A broken heart and a broken spirit go hand in hand. If left unhealed, grief can shipwreck a child’s faith.

So if a child’s spirit is broken by sorrow, how will we tend to it? Who will fix it? It is here that we will veer from conventional wisdom and methodology because we understand this to be a spiritual issue. Ultimately, examining grief does not heal grief. Jesus does.

 

·      “He (Jesus) heals the brokenhearted and binds up their wounds.”  Psalm 147:3

 

When Jesus went into the synagogue in Nazareth, where he had grown up, He was handed the book of Isaiah to read. He found Isaiah 61 and started reading: 

 

“The Spirit of the Lord is upon Me, because He has anointed Me to preach the gospel to the poor; He has sent Me to heal the brokenhearted, to proclaim liberty to the captives and recovery of sight to the blind. To set at liberty those who are oppressed; to proclaim the acceptable year of the LORD.” . . .  And when Jesus had sat down He said, “Today this Scripture is fulfilled in your hearing.” (Luke 4:18-19, 21)

 

We are ambassadors of this good news right now--today.  Jesus heals the grief-stricken, devastated, wretched, inconsolable, and heavy-hearted. This isn’t good news for the by and by. Broken-hearted children won’t need healing in heaven. They need it now.

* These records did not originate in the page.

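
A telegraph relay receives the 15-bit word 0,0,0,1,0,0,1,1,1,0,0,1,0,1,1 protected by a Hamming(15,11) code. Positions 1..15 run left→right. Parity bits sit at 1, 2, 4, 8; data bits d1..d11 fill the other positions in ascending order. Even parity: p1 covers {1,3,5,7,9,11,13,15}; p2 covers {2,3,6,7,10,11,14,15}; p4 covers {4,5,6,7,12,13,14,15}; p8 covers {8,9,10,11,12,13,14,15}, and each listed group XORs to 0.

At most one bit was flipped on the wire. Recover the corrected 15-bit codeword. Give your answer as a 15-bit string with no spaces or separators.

000100111001010

s1 (pos 1,3,5,7,9,11,13,15): 0⊕0⊕0⊕1⊕1⊕0⊕0⊕1 = 1
s2 (pos 2,3,6,7,10,11,14,15): 0⊕0⊕0⊕1⊕0⊕0⊕1⊕1 = 1
s4 (pos 4,5,6,7,12,13,14,15): 1⊕0⊕0⊕1⊕1⊕0⊕1⊕1 = 1
s8 (pos 8,9,10,11,12,13,14,15): 1⊕1⊕0⊕0⊕1⊕0⊕1⊕1 = 1
Syndrome s8…s1 = 1111 → error at position 15.
Flip position 15: 000100111001011 → 000100111001010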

So the short answer to this question of how to tend to a grieving child is this: Reveal Jesus to your sorrowful child. He is their source of healing. They need the kind of spiritual healing only He can provide. Kids are healed by pressing in to know our Healer. Our urgency should be to make the focus of their attention less inward, on self and emotions, and more upward, on Jesus and the hope we have in Him. As kids are tempted to turn away from God, we can help them turn back and seek God’s help

 

The Word Heals Broken Spirits­­­­

Since Jesus heals the brokenhearted (Psalm 147:3), and Jesus is the Word (John 1:1), the Word heals the brokenhearted.

·      Jesus said, “The words that I speak to you are spirit and they are life.” (John 6:63)

 

In Scripture, we have God-breathed, Spirit-filled words that are able to heal broken spirits and bring kids back to life.

 

·      Paul says that the Word of God’s grace is, “able to build you up and give you an inheritance among all those who are sanctified.” (Acts 20:32)

 

·      Romans 10:17 states, “So then faith comes by hearing and hearing by the Word of God.”

 

Just in these few verses, we see the Word gives life, it divinely influences our hearts so that we are built up and given an inheritance, and it increases faith. We could go on and on, verse upon verse, proving the wondrous ability of God’s Word to heal and set us free. The Word is the spiritual remedy for the spiritual problem of broken-heartedness. It must be read to our children and repeated so often that it is lodged in their hearts.

 

One of the reasons we do not use the Word as medicine to heal our sorrowful children is that we think it’s beyond their ability to understand. But this is reasoning in the natural, not the supernatural. God’s Words are supernatural; they are spirit. They are truth. They tell the truth about who God is, and who we are in Him. Even an infant is edified by God’s Word spoken over him.

 

In order to counteract the trauma of childhood loss, which often leads to bitterness, depression, anxiety, delinquency, and most of all faith-less-ness, we must lead bereaved kids to Jesus, the Word, their Healer.